Biallelic loss-of-function WARS2 pathogenic variants are typically associated with neonatal- or infantile-onset DEE. However, at least two individuals with biallelic loss-of-function WARS2 variants had levodopa-responsive parkinsonism/dystonia [Virdee et al 2019, Ilinca et al 2022].
p.Trp13Gly. Evidence suggests that the common WARS2 variant c.37T>G (p.Trp13Gly) is a hypomorphic variant that is disease causing only when in trans with a loss-of-function variant. While individuals with the hypomorphic p.Trp13Gly variant in trans with a loss-of-function variant typically have the milder childhood- or early adulthood-onset movement disorder phenotype, this genotype has also been identified in at least one individual with infantile-onset DEE (between age six and nine months) [Martinelli et al 2020].

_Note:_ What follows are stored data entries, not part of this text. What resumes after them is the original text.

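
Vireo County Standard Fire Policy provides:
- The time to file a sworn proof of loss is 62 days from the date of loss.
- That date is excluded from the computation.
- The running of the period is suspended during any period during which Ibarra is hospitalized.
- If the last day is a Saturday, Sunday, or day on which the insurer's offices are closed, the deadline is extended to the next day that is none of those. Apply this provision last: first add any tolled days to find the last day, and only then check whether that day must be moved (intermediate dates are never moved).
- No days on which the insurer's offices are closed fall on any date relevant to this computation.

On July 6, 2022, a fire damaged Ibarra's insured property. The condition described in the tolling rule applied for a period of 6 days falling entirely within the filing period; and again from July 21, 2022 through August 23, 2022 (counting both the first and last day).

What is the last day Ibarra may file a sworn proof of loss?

62 days after July 6, 2022 is September 6, 2022.
Tolling adds 6 days: September 6, 2022 + 6 days = September 12, 2022.
From July 21, 2022 through August 23, 2022 inclusive is 34 days; tolling adds 34 days: September 12, 2022 + 34 days = October 16, 2022.
October 16, 2022 is Sunday. The next qualifying day is October 17, 2022.

October 17, 2022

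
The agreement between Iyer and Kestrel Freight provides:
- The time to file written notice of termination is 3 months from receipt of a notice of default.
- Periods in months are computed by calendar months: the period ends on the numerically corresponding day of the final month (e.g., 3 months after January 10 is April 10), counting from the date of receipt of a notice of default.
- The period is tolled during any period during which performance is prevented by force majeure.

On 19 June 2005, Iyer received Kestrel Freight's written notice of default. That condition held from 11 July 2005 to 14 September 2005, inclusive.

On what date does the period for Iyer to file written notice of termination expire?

November 24, 2005

3 months after 19 June 2005 is September 19, 2005.
From July 11, 2005 through September 14, 2005 inclusive is 66 days; tolling adds 66 days: September 19, 2005 + 66 days = November 24, 2005.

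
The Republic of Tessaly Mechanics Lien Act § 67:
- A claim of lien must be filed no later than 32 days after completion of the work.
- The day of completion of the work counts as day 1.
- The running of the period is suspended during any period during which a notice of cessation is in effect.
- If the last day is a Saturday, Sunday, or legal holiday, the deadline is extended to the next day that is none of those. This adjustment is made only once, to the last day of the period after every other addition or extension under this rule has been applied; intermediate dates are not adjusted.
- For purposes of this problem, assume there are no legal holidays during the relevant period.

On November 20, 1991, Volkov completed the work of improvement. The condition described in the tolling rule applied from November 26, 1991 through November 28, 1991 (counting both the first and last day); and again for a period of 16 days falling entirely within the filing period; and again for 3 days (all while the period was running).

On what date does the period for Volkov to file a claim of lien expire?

Counting November 20, 1991 as day 1, day 32 is December 21, 1991.
From November 26, 1991 through November 28, 1991 inclusive is 3 days; tolling adds 3 days: December 21, 1991 + 3 days = December 24, 1991.
Tolling adds 16 days: December 24, 1991 + 16 days = January 9, 1992.
Tolling adds 3 days: January 9, 1992 + 3 days = January 12, 1992.
January 12, 1992 is Sunday. The next qualifying day is January 13, 1992.

January 13, 1992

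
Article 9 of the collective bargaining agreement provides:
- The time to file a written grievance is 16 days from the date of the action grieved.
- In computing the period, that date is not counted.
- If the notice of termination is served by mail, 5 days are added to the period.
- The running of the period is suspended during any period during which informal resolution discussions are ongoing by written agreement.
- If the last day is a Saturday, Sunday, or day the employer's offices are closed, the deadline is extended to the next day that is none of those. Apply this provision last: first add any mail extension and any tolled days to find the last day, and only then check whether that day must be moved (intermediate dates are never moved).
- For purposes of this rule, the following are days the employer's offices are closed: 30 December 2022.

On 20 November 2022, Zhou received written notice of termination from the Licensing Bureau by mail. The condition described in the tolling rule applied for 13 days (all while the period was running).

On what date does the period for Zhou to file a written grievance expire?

16 days after 20 November 2022 is December 6, 2022.
Service was by mail, adding 5 days: December 6, 2022 + 5 days = December 11, 2022.
Tolling adds 13 days: December 11, 2022 + 13 days = December 24, 2022.
December 24, 2022 is Saturday; December 25, 2022 is Sunday. The next qualifying day is December 26, 2022.

December 26, 2022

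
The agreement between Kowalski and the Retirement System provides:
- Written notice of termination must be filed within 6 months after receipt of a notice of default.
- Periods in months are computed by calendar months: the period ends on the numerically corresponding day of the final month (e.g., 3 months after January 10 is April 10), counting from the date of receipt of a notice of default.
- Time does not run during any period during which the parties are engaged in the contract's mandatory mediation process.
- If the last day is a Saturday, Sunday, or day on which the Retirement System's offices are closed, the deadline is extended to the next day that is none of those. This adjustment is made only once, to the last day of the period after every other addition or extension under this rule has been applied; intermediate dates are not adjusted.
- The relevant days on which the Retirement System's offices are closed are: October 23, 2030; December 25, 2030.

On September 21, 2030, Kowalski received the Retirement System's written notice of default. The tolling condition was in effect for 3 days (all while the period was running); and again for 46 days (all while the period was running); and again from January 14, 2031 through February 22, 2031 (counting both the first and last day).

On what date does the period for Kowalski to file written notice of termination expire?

June 18, 2031

6 months after September 21, 2030 is March 21, 2031.
Tolling adds 3 days: March 21, 2031 + 3 days = March 24, 2031.
Tolling adds 46 days: March 24, 2031 + 46 days = May 9, 2031.
From January 14, 2031 through February 22, 2031 inclusive is 40 days; tolling adds 40 days: May 9, 2031 + 40 days = June 18, 2031.
June 18, 2031 is a Wednesday and not a day on which the Retirement System's offices are closed, so no extension applies.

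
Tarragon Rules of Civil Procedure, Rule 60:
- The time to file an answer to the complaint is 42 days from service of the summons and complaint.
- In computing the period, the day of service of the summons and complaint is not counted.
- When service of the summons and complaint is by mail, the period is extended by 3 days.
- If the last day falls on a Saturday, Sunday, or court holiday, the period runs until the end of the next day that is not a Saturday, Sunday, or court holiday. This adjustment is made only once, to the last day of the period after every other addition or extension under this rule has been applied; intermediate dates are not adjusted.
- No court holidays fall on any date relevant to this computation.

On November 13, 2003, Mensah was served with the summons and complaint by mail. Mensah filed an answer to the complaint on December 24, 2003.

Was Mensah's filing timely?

Yes

42 days after November 13, 2003 is December 25, 2003.
Service was by mail, adding 3 days: December 25, 2003 + 3 days = December 28, 2003.
December 28, 2003 is Sunday. The next qualifying day is December 29, 2003.
The deadline is December 29, 2003; the filing on December 24, 2003 is on or before that date.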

In general, clinically significant intrafamilial clinical variability has not observed among sibs who have the same biallelic WARS2 variants [Musante et al 2017, Wortmann et al 2017, Maffezzini et al 2019, Skorvanek et al 2022]. However, in one family with early-onset levodopa-responsive parkinsonism/dystonia, a sister had less severe manifestations than her affected brother. She had slowly progressive distal myoclonus and borderline intellectual ability, whereas her brother had severe distal myoclonus, intermittent cervical and axial dystonia, and mild-to-moderate intellectual disability [Skorvanek et al 2022].